My mother, Pam Bagguley, who has died aged 91, was a remarkable and charismatic woman who overcame the untimely death of my father, John, in 1963, and lived a full life taking part in a wide range of activities in and around the New Forest in Hampshire.
Born in Carshalton, Surrey, she was the daughter of William Clayton, head accountant at Southern Railways, and Dorothy (nee Steerman). The family moved to West Sussex during the second world war and Pam attended Hove county grammar school for girls. In 1944 her brother, Rodney, died aged 20 during a wartime RAF training exercise.
After drama school in Brighton, in 1952 Pam joined the repertory company at Worthing’s Connaught theatre. She acted in many plays, notably Noël Coward’s Easy Virtue in 1953, and the same year had a minor part in Personal Affair, a Pinewood Studios film, alongside Glynis Johns and Nanette Newman.

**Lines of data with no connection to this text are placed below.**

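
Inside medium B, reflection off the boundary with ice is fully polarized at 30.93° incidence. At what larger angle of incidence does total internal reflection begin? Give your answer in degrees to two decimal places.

θ_c ≈ 36.81°

n₂/n₁ = tan 30.93° = 0.5992; the critical angle satisfies sin θ_c = n₂/n₁.
θ_c = arcsin(0.5992) = 36.81°.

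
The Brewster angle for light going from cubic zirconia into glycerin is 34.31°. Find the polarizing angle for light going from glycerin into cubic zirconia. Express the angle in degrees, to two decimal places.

θ_B' ≈ 55.69°

tan θ_B' = n₁/n₂ = 1/tan θ_B, so θ_B' = 90° − θ_B.
θ_B' = 90° − 34.31° = 55.69°.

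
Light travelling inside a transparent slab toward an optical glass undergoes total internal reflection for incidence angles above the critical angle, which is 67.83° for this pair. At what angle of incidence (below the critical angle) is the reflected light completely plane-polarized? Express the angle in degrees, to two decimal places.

θ_B ≈ 42.80°

sin θ_c = n₂/n₁, so n₂/n₁ = sin 67.83° = 0.9261.
Brewster: tan θ_B = n₂/n₁ = 0.9261.
θ_B = arctan(0.9261) = 42.80°.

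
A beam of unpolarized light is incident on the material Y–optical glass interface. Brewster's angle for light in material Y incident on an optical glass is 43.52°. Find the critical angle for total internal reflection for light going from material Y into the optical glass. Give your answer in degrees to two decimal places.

tan θ_B = n₂/n₁ = tan 43.52° = 0.9496.
Total internal reflection: sin θ_c = n₂/n₁ = 0.9496.
θ_c = arcsin(0.9496) = 71.74°.

θ_c ≈ 71.74°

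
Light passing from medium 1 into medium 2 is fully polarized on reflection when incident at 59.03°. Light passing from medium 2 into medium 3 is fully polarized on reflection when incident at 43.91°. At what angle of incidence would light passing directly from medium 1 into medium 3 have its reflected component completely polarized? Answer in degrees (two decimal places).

Each Brewster angle gives a ratio: n₂/n₁ = tan 59.03° = 1.6663, n₃/n₂ = tan 43.91° = 0.9627.
Multiplying, n₃/n₁ = 1.6663 × 0.9627 = 1.6040, and θ_B(1→3) = arctan 1.6040 = 58.06°.

θ_B ≈ 58.06°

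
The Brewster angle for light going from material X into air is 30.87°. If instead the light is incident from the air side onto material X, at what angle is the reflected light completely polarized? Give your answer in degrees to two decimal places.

θ_B' ≈ 59.13°

tan θ_B' = n₁/n₂ = 1/tan θ_B, so θ_B' = 90° − θ_B.
θ_B' = 90° − 30.87° = 59.13°.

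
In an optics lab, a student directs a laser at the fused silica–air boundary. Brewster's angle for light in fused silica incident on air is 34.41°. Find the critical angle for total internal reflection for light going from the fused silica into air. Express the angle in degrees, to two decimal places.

n₂/n₁ = tan 34.41° = 0.6850; the critical angle satisfies sin θ_c = n₂/n₁.
θ_c = arcsin(0.6850) = 43.23°.

θ_c ≈ 43.23°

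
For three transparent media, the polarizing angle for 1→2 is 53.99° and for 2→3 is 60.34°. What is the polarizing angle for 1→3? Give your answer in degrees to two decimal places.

Each Brewster angle gives a ratio: n₂/n₁ = tan 53.99° = 1.3759, n₃/n₂ = tan 60.34° = 1.7560.
Multiplying, n₃/n₁ = 1.3759 × 1.7560 = 2.4161, and θ_B(1→3) = arctan 2.4161 = 67.52°.

θ_B ≈ 67.52°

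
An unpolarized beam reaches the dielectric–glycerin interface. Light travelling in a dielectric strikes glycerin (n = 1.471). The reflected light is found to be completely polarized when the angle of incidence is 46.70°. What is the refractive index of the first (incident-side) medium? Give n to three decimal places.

Full polarization of the reflected beam means tan θ_B = n₂/n₁, where n₁ is the incident medium (a dielectric).
n₁ = n₂ / tan θ_B = 1.471 / tan 46.70° = 1.386.

n ≈ 1.386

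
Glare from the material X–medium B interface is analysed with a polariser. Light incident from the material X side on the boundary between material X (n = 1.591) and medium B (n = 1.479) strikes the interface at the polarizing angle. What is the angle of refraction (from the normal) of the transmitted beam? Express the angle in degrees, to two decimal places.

θ_t ≈ 47.09°

θ_B = arctan(n₂/n₁) = arctan(1.479/1.591) = 42.91°.
At Brewster's angle the reflected and refracted rays are perpendicular, so θ_t = 90° − θ_B = 90° − 42.91° = 47.09°.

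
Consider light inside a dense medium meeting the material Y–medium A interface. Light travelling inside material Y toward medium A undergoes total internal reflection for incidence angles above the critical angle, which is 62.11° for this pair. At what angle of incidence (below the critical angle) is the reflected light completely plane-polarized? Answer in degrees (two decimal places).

n₂/n₁ = sin θ_c = sin 62.11° = 0.8838.
tan θ_B equals the same ratio, so θ_B = arctan(0.8838) = 41.47°.

θ_B ≈ 41.47°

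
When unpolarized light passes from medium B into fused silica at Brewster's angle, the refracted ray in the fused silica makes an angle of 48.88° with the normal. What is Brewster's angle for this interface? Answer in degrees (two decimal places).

θ_B ≈ 41.12°

Since the reflected and refracted rays are at right angles at the polarizing angle, θ_B + θ_t = 90°.
So θ_B = 90° − θ_t = 90° − 48.88° = 41.12°.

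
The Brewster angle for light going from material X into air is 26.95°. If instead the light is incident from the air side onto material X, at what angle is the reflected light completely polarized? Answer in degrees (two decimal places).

θ_B' ≈ 63.05°

The two Brewster angles are complementary: θ_B' = 90° − θ_B = 90° − 26.95° = 63.05°.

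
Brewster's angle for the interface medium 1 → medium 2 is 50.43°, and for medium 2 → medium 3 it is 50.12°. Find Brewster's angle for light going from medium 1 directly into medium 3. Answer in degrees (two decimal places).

n₂/n₁ = tan 50.43° = 1.2101 and n₃/n₂ = tan 50.12° = 1.1968.
n₃/n₁ = 1.4483. Then tan θ_B(1→3) = n₃/n₁, so θ_B(1→3) = arctan(1.4483) = 55.38°.

θ_B ≈ 55.38°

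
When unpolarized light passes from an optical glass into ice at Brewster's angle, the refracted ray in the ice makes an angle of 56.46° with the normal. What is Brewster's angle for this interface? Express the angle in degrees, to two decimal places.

θ_B ≈ 33.54°

Since the reflected and refracted rays are at right angles at the polarizing angle, θ_B + θ_t = 90°.
θ_B = 90° − 56.46° = 33.54°.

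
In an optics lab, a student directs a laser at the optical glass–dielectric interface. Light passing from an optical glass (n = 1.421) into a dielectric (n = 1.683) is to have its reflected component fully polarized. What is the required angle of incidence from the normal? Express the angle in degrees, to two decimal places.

Here n₂/n₁ = 1.683/1.421 = 1.1844, and Brewster's law gives tan θ_B = n₂/n₁.
So θ_B = arctan 1.1844 = 49.82°.

θ_B ≈ 49.82°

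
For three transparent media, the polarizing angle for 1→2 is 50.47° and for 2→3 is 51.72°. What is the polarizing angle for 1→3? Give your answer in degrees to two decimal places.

θ_B ≈ 56.93°

Each Brewster angle gives a ratio: n₂/n₁ = tan 50.47° = 1.2118, n₃/n₂ = tan 51.72° = 1.2671.
Multiplying, n₃/n₁ = 1.2118 × 1.2671 = 1.5355, and θ_B(1→3) = arctan 1.5355 = 56.93°.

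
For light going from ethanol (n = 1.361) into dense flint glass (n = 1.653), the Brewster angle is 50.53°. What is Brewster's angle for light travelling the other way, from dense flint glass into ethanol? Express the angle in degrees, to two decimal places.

θ_B' ≈ 39.47°

The two Brewster angles are complementary: θ_B' = 90° − θ_B = 90° − 50.53° = 39.47°.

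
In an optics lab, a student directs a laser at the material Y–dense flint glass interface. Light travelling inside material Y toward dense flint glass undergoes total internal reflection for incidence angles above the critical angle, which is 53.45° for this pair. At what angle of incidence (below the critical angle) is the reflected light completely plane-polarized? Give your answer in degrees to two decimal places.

At the critical angle sin θ_c = n₂/n₁, giving n₂/n₁ = sin 53.45° = 0.8033.
Then tan θ_B = n₂/n₁ = 0.8033, so θ_B = arctan 0.8033 = 38.78°.

θ_B ≈ 38.78°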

It was at Worthing rep that Pam met her fellow actor John Bagguley. They were married in 1954 and I was born the following year. My brother Mark followed in 1958.
In 1961 John became a presenter on Southern Television’s Day by Day regional evening news programme. My parents acquired North Poulner Farm on the edge of the New Forest, where Pam started a riding school, as well as leading an amateur drama group at the Greyfriars Centre in Ringwood.

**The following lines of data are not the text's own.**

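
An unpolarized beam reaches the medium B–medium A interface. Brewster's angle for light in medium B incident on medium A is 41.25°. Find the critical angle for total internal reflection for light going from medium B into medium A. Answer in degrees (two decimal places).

From Brewster, n₂/n₁ = tan θ_B = tan 41.25° = 0.8770.
Then sin θ_c = n₂/n₁ = 0.8770, so θ_c = arcsin 0.8770 = 61.28°.

θ_c ≈ 61.28°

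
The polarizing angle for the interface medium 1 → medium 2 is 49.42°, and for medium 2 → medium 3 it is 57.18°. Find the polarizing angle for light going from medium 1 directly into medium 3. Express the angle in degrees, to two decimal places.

tan θ_B(1→2) = n₂/n₁ = tan 49.42° = 1.1675.
tan θ_B(2→3) = n₃/n₂ = tan 57.18° = 1.5505.
n₃/n₁ = 1.8103. Then tan θ_B(1→3) = n₃/n₁, so θ_B(1→3) = arctan(1.8103) = 61.08°.

θ_B ≈ 61.08°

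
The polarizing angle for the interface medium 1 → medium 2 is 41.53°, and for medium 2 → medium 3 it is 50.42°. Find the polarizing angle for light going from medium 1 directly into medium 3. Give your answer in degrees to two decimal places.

tan θ_B(1→2) = n₂/n₁ = tan 41.53° = 0.8857.
tan θ_B(2→3) = n₃/n₂ = tan 50.42° = 1.2097.
So n₃/n₁ = (n₂/n₁)(n₃/n₂) = 0.8857 × 1.2097 = 1.0713.
θ_B(1→3) = arctan(1.0713) = 46.97°.

θ_B ≈ 46.97°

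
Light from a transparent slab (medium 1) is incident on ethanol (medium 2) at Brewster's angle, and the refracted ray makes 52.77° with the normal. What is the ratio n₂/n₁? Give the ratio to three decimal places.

n₂/n₁ ≈ 0.760

At Brewster incidence θ_B = 90° − θ_t = 90° − 52.77° = 37.23°.
Then n₂/n₁ = tan θ_B = tan 37.23° = 0.760.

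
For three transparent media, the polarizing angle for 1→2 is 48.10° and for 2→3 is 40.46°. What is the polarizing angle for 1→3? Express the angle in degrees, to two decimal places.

tan θ_B(1→2) = n₂/n₁ = tan 48.10° = 1.1145.
tan θ_B(2→3) = n₃/n₂ = tan 40.46° = 0.8529.
n₃/n₁ = 0.9505. Then tan θ_B(1→3) = n₃/n₁, so θ_B(1→3) = arctan(0.9505) = 43.55°.

θ_B ≈ 43.55°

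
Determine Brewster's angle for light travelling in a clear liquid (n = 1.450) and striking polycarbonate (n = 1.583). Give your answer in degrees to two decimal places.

θ_B ≈ 47.51°

The reflected p-component vanishes when tan θ_B = n₂/n₁.
tan θ_B = n₂/n₁ = 1.583/1.450 = 1.0917. Taking the arctangent, θ_B = 47.51°.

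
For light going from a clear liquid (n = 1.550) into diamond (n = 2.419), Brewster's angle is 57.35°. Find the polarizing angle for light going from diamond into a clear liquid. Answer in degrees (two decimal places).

θ_B' ≈ 32.65°

tan θ_B' = n₁/n₂ = 1/tan θ_B, so θ_B' = 90° − θ_B.
θ_B' = 90° − 57.35° = 32.65°.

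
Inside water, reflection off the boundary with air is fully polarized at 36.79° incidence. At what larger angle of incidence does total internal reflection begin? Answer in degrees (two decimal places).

θ_c ≈ 48.40°

n₂/n₁ = tan 36.79° = 0.7478; the critical angle satisfies sin θ_c = n₂/n₁.
θ_c = arcsin(0.7478) = 48.40°.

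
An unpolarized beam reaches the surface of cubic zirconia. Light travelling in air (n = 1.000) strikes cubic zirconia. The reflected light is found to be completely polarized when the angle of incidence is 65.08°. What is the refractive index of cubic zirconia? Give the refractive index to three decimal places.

n ≈ 2.152

At Brewster's angle, tan θ_B = n₂/n₁ with n₁ on the incident side (air) and n₂ on the transmitted side (cubic zirconia).
n₂ = n₁ tan θ_B = 1.000 × tan 65.08° = 2.152.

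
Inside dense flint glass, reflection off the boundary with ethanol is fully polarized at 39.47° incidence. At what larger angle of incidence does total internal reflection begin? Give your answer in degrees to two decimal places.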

However, tragedy struck in 1963 when John was killed in a car accident. Pam, with two young children plus her dogs and horses to care for, did her best to survive with a series of equestrian-based ventures and a colourful cast of visitors.
In 1971 she appeared in a minor role in Ken Russell’s The Music Lovers, a film portrait of the composer Tchaikovsky. Her scene was shot at Wilton House, near Salisbury, Wiltshire.
The following year Pam moved to a smallholding in the New Forest at High Corner, near Linwood. Ever ambitious, and not content with grazing cattle and horses, she enrolled at King Alfred’s teacher training college in Winchester and subsequently became a drama teacher at Redbridge school in Southampton, later teaching at Brockenhurst sixth form college before retiring in 1989.
In her later years Pam took up sculpture, and she rode her horses around the New Forest until she was in her mid-80s.
She is survived by Mark and me, and by three grandchildren, Christian, Edward and William.